Your Task Plan for Today

The brief

Question: Write your personal statement in response to the question. It should be specific — built around a real situation with real detail — honest about difficulty and cost and written with awareness that the panel is expert at distinguishing genuine reflection from constructed impressiveness.

Stimulus: You are applying for a competitive place on a selective two-week residential program run by a national leadership organisation for students in Years 10 to 12. Places are limited. The application requires a personal statement of no more than 350 words addressing the following question: ‘Describe a situation in which you took genuine responsibility for something difficult. What did you do, what did it cost you and what did you learn from it?‘

The selection panel is looking for evidence of self-awareness, honest reflection and the capacity to take responsibility rather than perform it. They read hundreds of applications and are specifically looking for responses that are specific and honest rather than polished and generic.

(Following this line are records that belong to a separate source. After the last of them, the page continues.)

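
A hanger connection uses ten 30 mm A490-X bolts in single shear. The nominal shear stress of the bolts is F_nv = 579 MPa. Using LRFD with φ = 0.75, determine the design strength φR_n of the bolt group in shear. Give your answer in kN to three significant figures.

3070 kN

A_b = π × 30² / 4 = 706.9 mm².
R_n = F_nv · A_b · n · n_s = 579 × 706.9 × 10 × 1 / 1000 = 4093 kN.
Design strength φR_n = 0.75 × 4093 = 3070 kN.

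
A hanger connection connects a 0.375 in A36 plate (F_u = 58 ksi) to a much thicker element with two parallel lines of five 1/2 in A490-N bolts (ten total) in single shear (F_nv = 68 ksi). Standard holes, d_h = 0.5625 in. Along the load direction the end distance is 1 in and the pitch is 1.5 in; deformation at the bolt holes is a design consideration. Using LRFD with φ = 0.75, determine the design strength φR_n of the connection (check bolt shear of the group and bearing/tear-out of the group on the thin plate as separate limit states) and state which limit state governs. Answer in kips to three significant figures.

Bolt shear: A_b = π·0.5²/4 = 0.1963 in²; R_n = 68 × 0.1963 × 10 × 1 = 133.5 kips → 0.75 × 133.5 = 100 kips.
Bearing (1.2 l_c t F_u ≤ 2.4 d t F_u): upper limit = 2.4·0.5·0.375·58 = 26.1 kips.
  Edge l_c = 1 − 0.5625/2 = 0.7188 → r_n = 18.76 kips; interior l_c = 1.5 − 0.5625 = 0.9375 → r_n = 24.47 kips.
  R_n,bearing = 2·18.76 + 8·24.47 = 233.3 kips → 0.75 × 233.3 = 175 kips.
Bolt shear governs: 100 kips.

100 kips (bolt shear governs)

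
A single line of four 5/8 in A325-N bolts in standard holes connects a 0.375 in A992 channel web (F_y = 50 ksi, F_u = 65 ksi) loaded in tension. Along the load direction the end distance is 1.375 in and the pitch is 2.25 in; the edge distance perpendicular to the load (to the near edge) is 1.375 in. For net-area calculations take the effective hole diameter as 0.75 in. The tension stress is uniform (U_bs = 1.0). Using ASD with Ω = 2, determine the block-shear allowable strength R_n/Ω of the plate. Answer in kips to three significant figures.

52.4 kips

Shear plane L_v = 1.375 + 3·2.25 = 8.125 in; A_gv = 8.125 × 0.375 = 3.047 in².
A_nv = (8.125 − 3.5·0.75) × 0.375 = 2.062 in².
A_nt = (1.375 − 0.5·0.75) × 0.375 = 0.375 in².
0.6 F_u A_nv = 80.44 kips; 0.6 F_y A_gv = 91.41 kips → shear rupture governs the shear term.
R_n = 80.44 + 1.0 × 65 × 0.375 = 104.8 kips.
Allowable strength R_n/Ω = 104.8 / 2 = 52.4 kips.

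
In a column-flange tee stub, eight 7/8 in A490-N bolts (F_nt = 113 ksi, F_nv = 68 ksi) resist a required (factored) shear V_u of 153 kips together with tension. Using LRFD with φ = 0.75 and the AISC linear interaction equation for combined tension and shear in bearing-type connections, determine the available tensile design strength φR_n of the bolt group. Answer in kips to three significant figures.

276 kips

A_b = π·0.875²/4 = 0.6013 in²; f_rv = 153 / (8 × 0.6013) = 31.81 ksi.
F'_nt = 1.3 F_nt − (F_nt / φF_nv) f_rv = 1.3·113 − (113/(0.75·68))·31.81 = 76.43 ksi, capped at F_nt → F'_nt = 76.43 ksi.
R_n = F'_nt · A_b · n = 76.43 × 0.6013 × 8 = 367.7 kips.
Design strength φR_n = 0.75 × 367.7 = 276 kips.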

Task Analysis: This task asks you to communicate clearly and effectively for a specific audience and purpose. Your writing should be direct, well-organised and appropriate to the context. A strong response demonstrates awareness of what readers need and what is actually at stake.

Quick Plan

Before you write, plan:

  • Your purpose — what exactly do you want to achieve? What should happen as a result?
  • Your audience — who will read this? What are their expectations and constraints?
  • Your main point — what’s most important to communicate?
  • Key information — what specific details must you include?
  • Your tone — what register fits this context (formal, professional, direct)?

BLUF line

Lead with your most important point (BLUF = Bottom Line Up Front). Don’t make readers dig through context to understand what you want. State it clearly and early.

Thesis/position

Make your position, request or statement unmistakable. This is not a place for ambiguity. Readers need to know exactly what you’re saying or asking for.

Key details to include

Include specific, relevant information. Be concrete, not vague. Provide dates, names, numbers, evidence—whatever readers need to understand fully.

Format rules

Follow the conventions for this type of writing. Formal letters need formal structure (date, recipient, greeting, closing). Statements need clarity and directness. Follow the form.

Tone & voice

Match your tone to your context and audience. Formal situations need professional tone. Personal contexts can be more conversational. Urgency should sound urgent; respect should be respectful.

Check before you submit: Have you included all necessary information? Is your tone appropriate to the context? Would your reader know exactly what you want or what you’re saying? Is your communication clear?